Industry chamber FICCI has urged the Finance Ministry to amend the budget
proposal of imposing Fringe Benefit Tax (FBT) on employee stock options (ESOPs)
at the hands of the employer. Instead, ESOPs should be taxed only as perquisites
or capital gains at the employee level, for taxation to be just and
fair.
The difference between the `market price' (as defined by market
regulator SEBI) on the date of grant and the price at which the ESOPs are
granted to the employees should serve as the basis for computation of
FBT.
In cases where the Indian company does not issue its own shares nor
takes the ESOP cost in its books, the employee should continue paying the taxes
directly in the form of capital gains at the time of sale of the parent
company's shares in relation to all qualified plans, the chamber
suggested.
Nowhere in the world is ESOPs taxed as an employer's benefit
but is taxed as a capital gain or a perk at the employee level, the chamber
argued.
The Confederation of Indian Industry too has described levying of
FBT on ESOPs as a step to derail the momentum desired for ramping up employee
morale and commitment.

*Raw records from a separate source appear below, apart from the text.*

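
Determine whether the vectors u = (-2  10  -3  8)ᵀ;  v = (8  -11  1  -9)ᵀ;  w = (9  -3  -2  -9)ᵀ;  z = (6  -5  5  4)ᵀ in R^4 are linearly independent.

Place the vectors as rows of a 4×4 matrix and reduce to echelon form.
The reduction yields 4 nonzero rows, so the rank is 4.
Since rank = 4 (the number of vectors), the set is linearly independent.

linearly independent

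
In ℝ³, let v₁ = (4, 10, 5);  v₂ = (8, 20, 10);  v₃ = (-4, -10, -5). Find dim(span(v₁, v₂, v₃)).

Apply Gaussian elimination to the matrix whose rows are v₁, v₂, v₃.
Exactly 1 pivot survives; hence the rank is 1.

1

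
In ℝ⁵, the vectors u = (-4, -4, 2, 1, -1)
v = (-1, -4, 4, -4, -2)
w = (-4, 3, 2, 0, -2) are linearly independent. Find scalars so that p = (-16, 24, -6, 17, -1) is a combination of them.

p = u - 4v + 4w

Solve the system with u, v, w as columns and p as the right-hand side.
Row-reducing the augmented matrix gives the unique coefficients (a₁, a₂, a₃) = (1, -4, 4).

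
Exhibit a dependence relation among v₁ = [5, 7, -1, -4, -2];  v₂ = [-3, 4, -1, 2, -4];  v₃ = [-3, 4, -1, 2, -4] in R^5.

Set up α₁v₁ + … + α₃v₃ = 0 and solve the homogeneous system.
The free variable yields coefficients (0, 1, -1) (any nonzero multiple also works).

v₂ - v₃ = 0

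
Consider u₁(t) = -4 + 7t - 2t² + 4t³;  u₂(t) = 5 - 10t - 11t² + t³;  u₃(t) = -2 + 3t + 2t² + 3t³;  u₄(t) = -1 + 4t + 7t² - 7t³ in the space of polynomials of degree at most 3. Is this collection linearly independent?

linearly dependent

Write each element as a coordinate vector in ℝ⁴ using {1, t, …, t³}.
Place the vectors as rows of a 4×4 matrix and reduce to echelon form.
The reduction yields 3 nonzero rows, so the rank is 3.
Since rank 3 < 4, the set is linearly dependent.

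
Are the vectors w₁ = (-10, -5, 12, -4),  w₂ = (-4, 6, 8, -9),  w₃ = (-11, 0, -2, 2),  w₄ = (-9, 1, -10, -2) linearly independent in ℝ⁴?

linearly independent

Form the 4×4 matrix with these as columns; its determinant is -11828.
A nonzero determinant means the columns are linearly independent.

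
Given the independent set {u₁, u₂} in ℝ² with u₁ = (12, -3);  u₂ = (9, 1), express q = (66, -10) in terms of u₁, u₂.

Write q = a₁u₁ + a₂u₂ and equate components.
The system has the unique solution (a₁, a₂) = (4, 2).

q = 4u₁ + 2u₂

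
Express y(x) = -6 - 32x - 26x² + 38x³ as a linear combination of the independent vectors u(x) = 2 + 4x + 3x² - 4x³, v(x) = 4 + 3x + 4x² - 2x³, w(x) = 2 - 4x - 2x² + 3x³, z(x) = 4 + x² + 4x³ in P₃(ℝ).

y = -3u - 4v + 2w + 3z

Identify each element with its coordinate vector in ℝ⁴ via {1, x, …, x³}.
Set up the augmented matrix [u | v | w | z | y] and row-reduce.
The system has the unique solution (c₁, …, c₄) = (-3, -4, 2, 3).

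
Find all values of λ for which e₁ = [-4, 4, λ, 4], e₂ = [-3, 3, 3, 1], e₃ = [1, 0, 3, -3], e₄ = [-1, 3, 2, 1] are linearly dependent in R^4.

λ = 8/9

Dependence holds iff the 4×4 matrix [e₁ e₂ e₃ e₄] is singular.
The determinant works out to 16 - 18*λ.
Setting this to zero gives λ = 8/9.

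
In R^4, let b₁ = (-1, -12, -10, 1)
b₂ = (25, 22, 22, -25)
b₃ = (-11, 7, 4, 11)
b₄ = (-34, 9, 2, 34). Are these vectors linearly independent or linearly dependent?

Place the vectors as rows of a 4×4 matrix and reduce to echelon form.
The reduction yields 2 nonzero rows, so the rank is 2.
Since rank 2 < 4, the set is linearly dependent.

linearly dependent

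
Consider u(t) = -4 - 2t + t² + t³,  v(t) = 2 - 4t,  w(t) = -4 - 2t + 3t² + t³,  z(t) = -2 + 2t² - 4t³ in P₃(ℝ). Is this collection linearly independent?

Write each element as a coordinate vector in ℝ⁴ using {1, t, …, t³}.
Form the 4×4 matrix with these as columns; its determinant is -176.
A nonzero determinant means the columns are linearly independent.

linearly independent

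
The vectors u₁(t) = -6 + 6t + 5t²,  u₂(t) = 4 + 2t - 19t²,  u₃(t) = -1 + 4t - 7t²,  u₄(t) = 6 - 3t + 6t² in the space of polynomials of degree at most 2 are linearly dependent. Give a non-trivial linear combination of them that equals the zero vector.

u₁ + u₂ - 2u₃ = 0

Pass to coordinate vectors relative to the basis {1, t, t²}.
Row-reduce the matrix with u₁, u₂, u₃, u₄ as columns; the null space gives the coefficients.
One solution (up to scaling) is (1, 1, -2, 0).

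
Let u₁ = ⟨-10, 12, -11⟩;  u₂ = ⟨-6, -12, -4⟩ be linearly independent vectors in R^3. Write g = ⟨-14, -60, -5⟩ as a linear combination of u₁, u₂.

g = -u₁ + 4u₂

Set up the augmented matrix [u₁ | u₂ | g] and row-reduce.
Row-reducing the augmented matrix gives the unique coefficients (c₁, c₂) = (-1, 4).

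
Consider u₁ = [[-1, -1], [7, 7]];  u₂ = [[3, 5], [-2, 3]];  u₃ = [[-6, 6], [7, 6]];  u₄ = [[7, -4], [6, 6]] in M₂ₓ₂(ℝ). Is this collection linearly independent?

linearly independent

Take coordinates with respect to the standard basis {E₁₁, E₁₂, E₂₁, E₂₂}.
Form the 4×4 matrix with these as columns; its determinant is -1694.
A nonzero determinant means the columns are linearly independent.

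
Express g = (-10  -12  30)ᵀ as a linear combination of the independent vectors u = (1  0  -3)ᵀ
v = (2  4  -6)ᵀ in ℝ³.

g = -4u - 3v

Since u, v are independent, the coefficients expressing g are uniquely determined by a linear system.
The system has the unique solution (α₁, α₂) = (-4, -3).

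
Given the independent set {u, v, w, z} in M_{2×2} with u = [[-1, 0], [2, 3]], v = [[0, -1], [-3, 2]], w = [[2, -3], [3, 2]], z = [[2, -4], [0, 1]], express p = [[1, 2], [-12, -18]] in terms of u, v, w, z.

Work in coordinates with respect to the standard basis {E₁₁, E₁₂, E₂₁, E₂₂}.
Since u, v, w, z are independent, the coefficients expressing p are uniquely determined by a linear system.
Back-substitution yields (α₁, …, α₄) = (-3, -2, -4, 3).

p = -3u - 2v - 4w + 3z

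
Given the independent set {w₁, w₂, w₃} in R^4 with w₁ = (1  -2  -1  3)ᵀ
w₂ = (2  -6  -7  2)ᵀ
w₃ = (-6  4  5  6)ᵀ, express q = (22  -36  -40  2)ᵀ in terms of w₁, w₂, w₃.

q = 2w₁ + 4w₂ - 2w₃

Set up the augmented matrix [w₁ | w₂ | w₃ | q] and row-reduce.
Back-substitution yields (c₁, c₂, c₃) = (2, 4, -2).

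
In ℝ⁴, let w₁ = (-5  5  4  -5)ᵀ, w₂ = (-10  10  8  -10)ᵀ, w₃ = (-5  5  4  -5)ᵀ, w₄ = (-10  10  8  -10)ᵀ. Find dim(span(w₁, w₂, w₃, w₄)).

Form the matrix with w₁, w₂, w₃, w₄ as columns and reduce.
Exactly 1 pivot survives; hence the rank is 1.

1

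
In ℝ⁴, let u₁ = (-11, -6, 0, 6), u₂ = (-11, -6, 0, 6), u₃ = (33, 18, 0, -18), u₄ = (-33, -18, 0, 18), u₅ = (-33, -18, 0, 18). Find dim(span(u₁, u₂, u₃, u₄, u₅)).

Apply Gaussian elimination to the matrix whose rows are u₁, u₂, u₃, u₄, u₅.
Exactly 1 pivot survives; hence the rank is 1.
(With 5 elements in a 4-dimensional space the rank is at most 4.)

1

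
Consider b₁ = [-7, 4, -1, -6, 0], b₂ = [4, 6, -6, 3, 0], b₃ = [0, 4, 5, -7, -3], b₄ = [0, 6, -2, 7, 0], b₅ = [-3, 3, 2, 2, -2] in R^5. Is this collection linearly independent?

Place the vectors as rows of a 5×5 matrix and reduce to echelon form.
The reduction yields 5 nonzero rows, so the rank is 5.
Since rank = 5 (the number of vectors), the set is linearly independent.

linearly independent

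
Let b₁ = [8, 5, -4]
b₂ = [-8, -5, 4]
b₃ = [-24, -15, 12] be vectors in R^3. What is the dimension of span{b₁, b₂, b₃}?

Row-reduce the 3×3 matrix with these as rows.
Exactly 1 pivot survives; hence the rank is 1.

dim = 1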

In case it is not possible to scrap the proposal to levy
tax, the chamber suggested that the legislature should introduce the levy with
prospective effect on grants issued on or after April 1, 2007. As the levy of
FBT at the point of exercise will result in unenvisaged tax liability in the
hands of companies in respect of options, which have already been granted on or
before March 31, 2007, the business plans of companies will be substantially
vitiated due to the higher FBT incidence, argued the chamber.